It’s not only AMD that is working on Vulkan/SPIR-V support for machine learning / AI software but NVIDIA has been working on improvements too for enhancing Vulkan-powered machine learning software. The outlook for using Vulkan within machine learning software is quite positive and even able to offer similar performance to NVIDIA’s prized CUDA.
At the Vulkanised 2025 conference last month in Cambridge (UK), Jeff Bolz of NVIDIA presented on Vulkan machine learning and the work they’ve been engaged on particularly around the VK_NV_cooperative_matrix2 extension. VK_NV_cooperative_matrix2 adds extra features on the cooperative matrix types introduced by VK_KHR_cooperative_matrix for allowing accelerated features beyond just basic GEMM kernels.

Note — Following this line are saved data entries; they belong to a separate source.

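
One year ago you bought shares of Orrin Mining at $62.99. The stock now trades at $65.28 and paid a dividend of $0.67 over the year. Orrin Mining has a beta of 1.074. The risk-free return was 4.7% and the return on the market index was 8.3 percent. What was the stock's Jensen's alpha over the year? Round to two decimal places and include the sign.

-3.87%

Realised HPR = (P1 + D1 − P0) / P0 = (65.28 + 0.67 − 62.99) / 62.99 = 2.96 / 62.99 = 4.6992%
MRP = 8.3% − 4.7% = 3.60%
CAPM required = R_f + β·MRP = 4.7% + 1.074 × 3.6% = 8.5664%
α = realised − required = 4.6992% − 8.5664% = -3.87%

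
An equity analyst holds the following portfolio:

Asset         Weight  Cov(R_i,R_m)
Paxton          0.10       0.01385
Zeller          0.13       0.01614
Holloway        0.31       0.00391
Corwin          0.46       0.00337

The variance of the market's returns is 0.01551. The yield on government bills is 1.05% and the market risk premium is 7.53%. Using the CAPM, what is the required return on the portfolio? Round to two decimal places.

4.08%

β_Paxton = 0.01385 / 0.01551 = 0.8930
β_Zeller = 0.01614 / 0.01551 = 1.0406
β_Holloway = 0.00391 / 0.01551 = 0.2521
β_Corwin = 0.00337 / 0.01551 = 0.2173
β_P = Σ w_i β_i = 0.10×0.8930 + 0.13×1.0406 + 0.31×0.2521 + 0.46×0.2173 = 0.4027
E(R_P) = R_f + β_P × MRP = 1.05% + 0.4027 × 7.53% = 4.08%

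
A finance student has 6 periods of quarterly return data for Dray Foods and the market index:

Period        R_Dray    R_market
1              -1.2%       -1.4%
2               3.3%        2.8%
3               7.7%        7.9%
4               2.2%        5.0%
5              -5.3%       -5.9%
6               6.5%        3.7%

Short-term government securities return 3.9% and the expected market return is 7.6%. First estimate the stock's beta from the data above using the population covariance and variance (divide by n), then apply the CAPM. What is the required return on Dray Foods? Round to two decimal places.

7.30%

Mean R_i = (-1.2 + 3.3 + 7.7 + 2.2 − 5.3 + 6.5) / 6 = 2.2000%
Mean R_m = (-1.4 + 2.8 + 7.9 + 5.0 − 5.9 + 3.7) / 6 = 2.0167%
Σ(R_i − R̄_i)(R_m − R̄_m) = 111.4500  ⇒  Cov = 111.4500 / 6 = 18.5750
Σ(R_m − R̄_m)² = 121.3083  ⇒  Var(R_m) = 121.3083 / 6 = 20.2181
β = Cov / Var(R_m) = 18.5750 / 20.2181 = 0.9187
MRP = 7.6% − 3.9% = 3.70%
E(R) = R_f + β × MRP = 3.9% + 0.9187 × 3.7% = 7.30%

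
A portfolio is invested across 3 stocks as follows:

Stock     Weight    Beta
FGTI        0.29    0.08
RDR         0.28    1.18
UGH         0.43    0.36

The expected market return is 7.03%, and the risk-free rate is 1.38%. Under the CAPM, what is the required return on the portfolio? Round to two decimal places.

4.25%

β_P = Σ w_i β_i = 0.29×0.08 + 0.28×1.18 + 0.43×0.36 = 0.5084
MRP = 7.03% − 1.38% = 5.65%
E(R_P) = R_f + β_P × MRP = 1.38% + 0.5084 × 5.65% = 4.25%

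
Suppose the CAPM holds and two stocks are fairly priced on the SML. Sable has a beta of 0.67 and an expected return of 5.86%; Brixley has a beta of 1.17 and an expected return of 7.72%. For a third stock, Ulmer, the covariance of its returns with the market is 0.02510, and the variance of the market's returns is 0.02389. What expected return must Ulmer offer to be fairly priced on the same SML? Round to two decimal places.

7.28%

MRP = (7.72% − 5.86%) / (1.17 − 0.67) = 3.7200%
R_f = 5.86% − 0.67 × 3.7200% = 3.3676%
β_Ulmer = Cov / Var(R_m) = 0.02510 / 0.02389 = 1.0506
E(R_Ulmer) = R_f + β × MRP = 3.3676% + 1.0506 × 3.7200% = 7.28%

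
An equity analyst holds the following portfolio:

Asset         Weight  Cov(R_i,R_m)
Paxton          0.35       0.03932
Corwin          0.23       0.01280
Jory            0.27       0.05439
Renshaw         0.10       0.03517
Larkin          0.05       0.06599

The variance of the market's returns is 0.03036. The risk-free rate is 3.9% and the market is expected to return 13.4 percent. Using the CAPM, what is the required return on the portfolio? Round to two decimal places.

β_Paxton = 0.03932 / 0.03036 = 1.2951
β_Corwin = 0.01280 / 0.03036 = 0.4216
β_Jory = 0.05439 / 0.03036 = 1.7915
β_Renshaw = 0.03517 / 0.03036 = 1.1584
β_Larkin = 0.06599 / 0.03036 = 2.1736
β_P = Σ w_i β_i = 0.35×1.2951 + 0.23×0.4216 + 0.27×1.7915 + 0.10×1.1584 + 0.05×2.1736 = 1.2585
MRP = 13.4% − 3.9% = 9.50%
E(R_P) = R_f + β_P × MRP = 3.9% + 1.2585 × 9.5% = 15.86%

15.86%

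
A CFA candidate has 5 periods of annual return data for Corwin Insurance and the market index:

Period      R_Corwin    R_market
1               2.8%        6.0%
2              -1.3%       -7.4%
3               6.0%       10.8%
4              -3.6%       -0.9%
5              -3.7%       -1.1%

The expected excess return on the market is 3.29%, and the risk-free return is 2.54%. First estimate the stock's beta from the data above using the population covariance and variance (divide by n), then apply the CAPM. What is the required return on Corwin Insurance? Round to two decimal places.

4.17%

Mean R_i = (2.8 − 1.3 + 6.0 − 3.6 − 3.7) / 5 = 0.0400%
Mean R_m = (6.0 − 7.4 + 10.8 − 0.9 − 1.1) / 5 = 1.4800%
Σ(R_i − R̄_i)(R_m − R̄_m) = 98.2340  ⇒  Cov = 98.2340 / 5 = 19.6468
Σ(R_m − R̄_m)² = 198.4680  ⇒  Var(R_m) = 198.4680 / 5 = 39.6936
β = Cov / Var(R_m) = 19.6468 / 39.6936 = 0.4950
E(R) = R_f + β × MRP = 2.54% + 0.4950 × 3.29% = 4.17%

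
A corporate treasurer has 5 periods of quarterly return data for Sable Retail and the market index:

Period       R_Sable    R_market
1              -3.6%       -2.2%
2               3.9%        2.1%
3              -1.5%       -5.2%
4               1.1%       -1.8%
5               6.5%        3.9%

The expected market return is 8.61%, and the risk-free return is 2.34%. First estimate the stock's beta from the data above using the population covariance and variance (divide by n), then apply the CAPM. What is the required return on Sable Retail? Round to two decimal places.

Mean R_i = (-3.6 + 3.9 − 1.5 + 1.1 + 6.5) / 5 = 1.2800%
Mean R_m = (-2.2 + 2.1 − 5.2 − 1.8 + 3.9) / 5 = -0.6400%
Σ(R_i − R̄_i)(R_m − R̄_m) = 51.3760  ⇒  Cov = 51.3760 / 5 = 10.2752
Σ(R_m − R̄_m)² = 52.6920  ⇒  Var(R_m) = 52.6920 / 5 = 10.5384
β = Cov / Var(R_m) = 10.2752 / 10.5384 = 0.9750
MRP = 8.61% − 2.34% = 6.27%
E(R) = R_f + β × MRP = 2.34% + 0.9750 × 6.27% = 8.45%

8.45%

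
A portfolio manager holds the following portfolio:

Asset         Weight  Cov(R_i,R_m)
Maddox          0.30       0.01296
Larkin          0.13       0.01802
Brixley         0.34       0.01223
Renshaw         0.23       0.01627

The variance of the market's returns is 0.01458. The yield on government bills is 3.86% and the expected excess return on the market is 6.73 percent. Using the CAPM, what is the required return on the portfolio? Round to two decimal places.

10.38%

β_Maddox = 0.01296 / 0.01458 = 0.8889
β_Larkin = 0.01802 / 0.01458 = 1.2359
β_Brixley = 0.01223 / 0.01458 = 0.8388
β_Renshaw = 0.01627 / 0.01458 = 1.1159
β_P = Σ w_i β_i = 0.30×0.8889 + 0.13×1.2359 + 0.34×0.8388 + 0.23×1.1159 = 0.9692
E(R_P) = R_f + β_P × MRP = 3.86% + 0.9692 × 6.73% = 10.38%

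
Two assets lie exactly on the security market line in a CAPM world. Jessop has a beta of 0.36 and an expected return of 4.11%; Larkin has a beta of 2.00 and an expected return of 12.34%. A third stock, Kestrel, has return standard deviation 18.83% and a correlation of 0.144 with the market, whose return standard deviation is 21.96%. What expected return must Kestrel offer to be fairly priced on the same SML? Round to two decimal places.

2.92%

MRP = (12.34% − 4.11%) / (2.00 − 0.36) = 5.0183%
R_f = 4.11% − 0.36 × 5.0183% = 2.3034%
β_Kestrel = ρ·σ_i/σ_m = 0.144 × 18.83 / 21.96 = 0.1235
E(R_Kestrel) = R_f + β × MRP = 2.3034% + 0.1235 × 5.0183% = 2.92%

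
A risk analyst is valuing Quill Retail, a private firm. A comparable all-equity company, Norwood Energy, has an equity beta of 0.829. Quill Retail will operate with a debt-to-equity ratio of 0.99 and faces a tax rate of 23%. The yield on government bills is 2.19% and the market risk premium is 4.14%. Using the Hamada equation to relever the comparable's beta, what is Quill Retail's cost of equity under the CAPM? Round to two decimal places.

β_L = β_U × [1 + (1 − t)(D/E)] = 0.829 × [1 + (1 − 0.23) × 0.99]
    = 0.829 × [1 + 0.77 × 0.99] = 0.829 × 1.7623 = 1.4609
E(R) = R_f + β_L × MRP = 2.19% + 1.4609 × 4.14% = 8.24%

8.24%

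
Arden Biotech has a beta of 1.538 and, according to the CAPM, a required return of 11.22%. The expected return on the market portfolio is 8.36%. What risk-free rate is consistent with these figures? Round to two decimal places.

E(R) = R_f + β(E(R_m) − R_f) = R_f(1 − β) + β·E(R_m)
11.22% = R_f × (1 − 1.538) + 1.538 × 8.36%
11.22% = R_f × -0.538 + 12.85768%
R_f = (11.22% − 12.85768%) / -0.538 = 3.04%

3.04%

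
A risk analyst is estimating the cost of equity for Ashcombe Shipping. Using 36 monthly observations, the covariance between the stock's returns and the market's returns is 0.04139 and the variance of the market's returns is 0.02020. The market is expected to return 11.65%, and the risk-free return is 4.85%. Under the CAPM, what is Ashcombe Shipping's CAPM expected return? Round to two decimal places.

18.78%

β = Cov(R_i, R_m) / Var(R_m) = 0.04139 / 0.02020 = 2.0490
MRP = 11.65% − 4.85% = 6.80%
E(R) = R_f + β × MRP = 4.85% + 2.0490 × 6.80% = 18.78%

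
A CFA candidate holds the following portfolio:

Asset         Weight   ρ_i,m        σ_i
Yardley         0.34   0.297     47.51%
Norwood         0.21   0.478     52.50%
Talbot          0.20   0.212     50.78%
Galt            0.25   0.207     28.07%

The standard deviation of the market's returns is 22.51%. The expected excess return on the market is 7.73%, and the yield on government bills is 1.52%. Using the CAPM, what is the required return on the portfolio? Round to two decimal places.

β_Yardley = 0.297 × 47.51% / 22.51% = 0.6269
β_Norwood = 0.478 × 52.50% / 22.51% = 1.1148
β_Talbot = 0.212 × 50.78% / 22.51% = 0.4782
β_Galt = 0.207 × 28.07% / 22.51% = 0.2581
β_P = Σ w_i β_i = 0.34×0.6269 + 0.21×1.1148 + 0.20×0.4782 + 0.25×0.2581 = 0.6074
E(R_P) = R_f + β_P × MRP = 1.52% + 0.6074 × 7.73% = 6.22%

6.22%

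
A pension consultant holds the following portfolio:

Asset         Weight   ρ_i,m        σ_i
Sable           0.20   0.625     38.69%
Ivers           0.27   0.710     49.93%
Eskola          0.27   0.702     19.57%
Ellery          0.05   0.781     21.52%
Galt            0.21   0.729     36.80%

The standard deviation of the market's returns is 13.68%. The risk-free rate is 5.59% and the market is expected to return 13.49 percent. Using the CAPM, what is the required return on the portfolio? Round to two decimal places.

β_Sable = 0.625 × 38.69% / 13.68% = 1.7676
β_Ivers = 0.710 × 49.93% / 13.68% = 2.5914
β_Eskola = 0.702 × 19.57% / 13.68% = 1.0043
β_Ellery = 0.781 × 21.52% / 13.68% = 1.2286
β_Galt = 0.729 × 36.80% / 13.68% = 1.9611
β_P = Σ w_i β_i = 0.20×1.7676 + 0.27×2.5914 + 0.27×1.0043 + 0.05×1.2286 + 0.21×1.9611 = 1.7976
MRP = 13.49% − 5.59% = 7.90%
E(R_P) = R_f + β_P × MRP = 5.59% + 1.7976 × 7.90% = 19.79%

19.79%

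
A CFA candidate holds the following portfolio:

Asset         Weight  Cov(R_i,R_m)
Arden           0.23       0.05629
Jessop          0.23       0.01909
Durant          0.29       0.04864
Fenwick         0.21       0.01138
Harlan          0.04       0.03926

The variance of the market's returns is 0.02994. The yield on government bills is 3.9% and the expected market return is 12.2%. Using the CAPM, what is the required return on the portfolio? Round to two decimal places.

β_Arden = 0.05629 / 0.02994 = 1.8801
β_Jessop = 0.01909 / 0.02994 = 0.6376
β_Durant = 0.04864 / 0.02994 = 1.6246
β_Fenwick = 0.01138 / 0.02994 = 0.3801
β_Harlan = 0.03926 / 0.02994 = 1.3113
β_P = Σ w_i β_i = 0.23×1.8801 + 0.23×0.6376 + 0.29×1.6246 + 0.21×0.3801 + 0.04×1.3113 = 1.1825
MRP = 12.2% − 3.9% = 8.30%
E(R_P) = R_f + β_P × MRP = 3.9% + 1.1825 × 8.3% = 13.71%

13.71%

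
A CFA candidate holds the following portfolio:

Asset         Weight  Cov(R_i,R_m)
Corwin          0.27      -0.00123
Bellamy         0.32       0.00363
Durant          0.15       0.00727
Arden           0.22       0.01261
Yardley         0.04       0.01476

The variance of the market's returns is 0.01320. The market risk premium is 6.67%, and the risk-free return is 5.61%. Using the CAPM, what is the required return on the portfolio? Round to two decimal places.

β_Corwin = -0.00123 / 0.01320 = -0.0932
β_Bellamy = 0.00363 / 0.01320 = 0.2750
β_Durant = 0.00727 / 0.01320 = 0.5508
β_Arden = 0.01261 / 0.01320 = 0.9553
β_Yardley = 0.01476 / 0.01320 = 1.1182
β_P = Σ w_i β_i = 0.27×-0.0932 + 0.32×0.2750 + 0.15×0.5508 + 0.22×0.9553 + 0.04×1.1182 = 0.4004
E(R_P) = R_f + β_P × MRP = 5.61% + 0.4004 × 6.67% = 8.28%

8.28%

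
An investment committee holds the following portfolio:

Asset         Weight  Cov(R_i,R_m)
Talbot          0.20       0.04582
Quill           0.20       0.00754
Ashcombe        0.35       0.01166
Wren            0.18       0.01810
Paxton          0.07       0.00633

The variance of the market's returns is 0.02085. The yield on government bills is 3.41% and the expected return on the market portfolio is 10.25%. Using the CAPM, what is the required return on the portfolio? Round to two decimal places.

9.46%

β_Talbot = 0.04582 / 0.02085 = 2.1976
β_Quill = 0.00754 / 0.02085 = 0.3616
β_Ashcombe = 0.01166 / 0.02085 = 0.5592
β_Wren = 0.01810 / 0.02085 = 0.8681
β_Paxton = 0.00633 / 0.02085 = 0.3036
β_P = Σ w_i β_i = 0.20×2.1976 + 0.20×0.3616 + 0.35×0.5592 + 0.18×0.8681 + 0.07×0.3036 = 0.8851
MRP = 10.25% − 3.41% = 6.84%
E(R_P) = R_f + β_P × MRP = 3.41% + 0.8851 × 6.84% = 9.46%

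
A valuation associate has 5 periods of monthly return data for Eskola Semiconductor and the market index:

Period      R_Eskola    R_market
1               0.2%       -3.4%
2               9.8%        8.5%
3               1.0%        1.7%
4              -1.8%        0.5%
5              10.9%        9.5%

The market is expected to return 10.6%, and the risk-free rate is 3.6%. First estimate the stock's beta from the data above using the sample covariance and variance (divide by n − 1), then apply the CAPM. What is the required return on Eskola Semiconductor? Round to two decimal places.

Mean R_i = (0.2 + 9.8 + 1.0 − 1.8 + 10.9) / 5 = 4.0200%
Mean R_m = (-3.4 + 8.5 + 1.7 + 0.5 + 9.5) / 5 = 3.3600%
Σ(R_i − R̄_i)(R_m − R̄_m) = 119.4340  ⇒  Cov = 119.4340 / 4 = 29.8585
Σ(R_m − R̄_m)² = 120.7520  ⇒  Var(R_m) = 120.7520 / 4 = 30.1880
β = Cov / Var(R_m) = 29.8585 / 30.1880 = 0.9891
MRP = 10.6% − 3.6% = 7.00%
E(R) = R_f + β × MRP = 3.6% + 0.9891 × 7.0% = 10.52%

10.52%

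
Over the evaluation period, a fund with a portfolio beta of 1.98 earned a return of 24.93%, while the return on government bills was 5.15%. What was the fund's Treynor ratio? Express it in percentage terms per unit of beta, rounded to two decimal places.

Treynor = (R_P − R_f) / β_P = (24.93% − 5.15%) / 1.9800 = 19.78% / 1.9800 = 9.99%

9.99%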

The presentation included a look at the Vulkan code path with Llama.cpp, including the benefits to the VK_NV_cooperative_matrix2 extension that is part of the NVIDIA 575 driver series. The Llama.cpp benchmarks on NVIDIA hardware with the Vulkan back-end is becoming very competitive with CUDA, particularly when making use of the Cooperative Matrix 2 support:
Very nice results and in some cases the Vulkan performance even exceeds the NVIDIA CUDA back-end with Llama.cpp! And this Vulkan path works on all NVIDIA GeForce RTX GPUs, but make sure you are running the Vulkan beta driver or a NVIDIA 575 drive release when available to enjoy VK_NV_cooperative_matrix2.
Those interested can find the NVIDIA Vulkan AI presentation embedded above as well as the PDF slide deck for all the details on this great Vulkanised 2025 session by Jeff Bolz.